- Born: June 9, 1960 (age 65) Baku, Azerbaijan SSR, USSR
- Occupation(s): pianist, composer
- Instrument: piano
- Years active: 1983–present
- Awards: Honored Art Worker of Azerbaijan

= Ulviyya Hajibeyova =

Ulviyya Vagif gizi Hajibeyova (Ülviyyə Vaqif qızı Hacıbəyova; born June 9, 1960) is an Azerbaijani pianist and composer, Professor of Baku Music Academy, People's Artiste of Azerbaijan.

== Biography ==
Ulviyya Hajibeyova was born on June 9, 1960, in Baku. She started playing the piano at the age of 3. Ulviyya Hajibeyova received her primary education at Bulbul Secondary Music School, in the class of Y. L. Filatova. In 1983 she graduated from the Azerbaijan State Conservatory with a degree in piano, and in 1986 she graduated as an assistant trainee in the class of People's Artist of the Azerbaijan SSR Rauf Atakishiyev and she studied and practiced with professors of the Moscow Conservatory Jakob Milstein and Lev Naumov. Ulviyya Hajibeyova began her pedagogical activity in 1983 as a teacher at the Hajibeyov Azerbaijan State Conservatoire. She is currently a professor at the piano department of the Baku Music Academy.

== Career ==
Ulviyya Hajibeyova has been performing with Yegana Akhundova since 1985 as a piano duo in Azerbaijan and other countries. She has also performed successfully at a number of international festivals and competitions.

Ulviyya Hajibeyova composed her first work at the age of 6. As a result, Azerbaijan Telefilm made a film about her called "Songs of Ulviyya", which was shown on Baku and Moscow television. Ulviyya Hajibeyova edited the works of Jovdat Hajiyev, Soltan Hajibeyov, Niyazi and other composers and performed them for the first time.

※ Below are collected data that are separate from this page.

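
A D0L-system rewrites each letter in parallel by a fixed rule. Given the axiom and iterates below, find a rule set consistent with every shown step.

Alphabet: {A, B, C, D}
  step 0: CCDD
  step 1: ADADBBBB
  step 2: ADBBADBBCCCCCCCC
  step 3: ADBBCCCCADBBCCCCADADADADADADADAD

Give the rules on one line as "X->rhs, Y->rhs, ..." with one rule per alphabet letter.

A->AD, B->CC, C->AD, D->BB

  step 2 ⇒ step 3: ADBBADBBCCCCCCCC ⇒ AD·BB·CC·CC·AD·BB·CC·CC·AD·AD·AD·AD·AD·AD·AD·AD
    A ↦ AD
    B ↦ CC
    C ↦ AD
    D ↦ BB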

Ulviya Hajibeyova is the performer of the German music disc "Dedication", "The musical world of Hajibeyovs", "Works of Azerbaijani composers found in the archives", and "Anthology of works of Azerbaijani composers" consisting of 15 discs, covering more than 1000 works of 143 Azerbaijani composers. In addition, she published a number of songs and piano works, as well as more than 30 scientific articles, and is the author of the books "Art Devotees. The world of music of Hajibeyovs", "Folk epics in the opera of Azerbaijani composers", three-volume "Performance problems of works written for piano within the project Anthology of works of Azerbaijani composers", "Ismayil Hajibeyov". In addition, she is the compiler and editor of the 3-volume "Anthology of works of Azerbaijani composers".

== Awards ==
- People's Artiste of Azerbaijan — May 27, 2018.
- Honored Art Worker of Azerbaijan — September 17, 2007.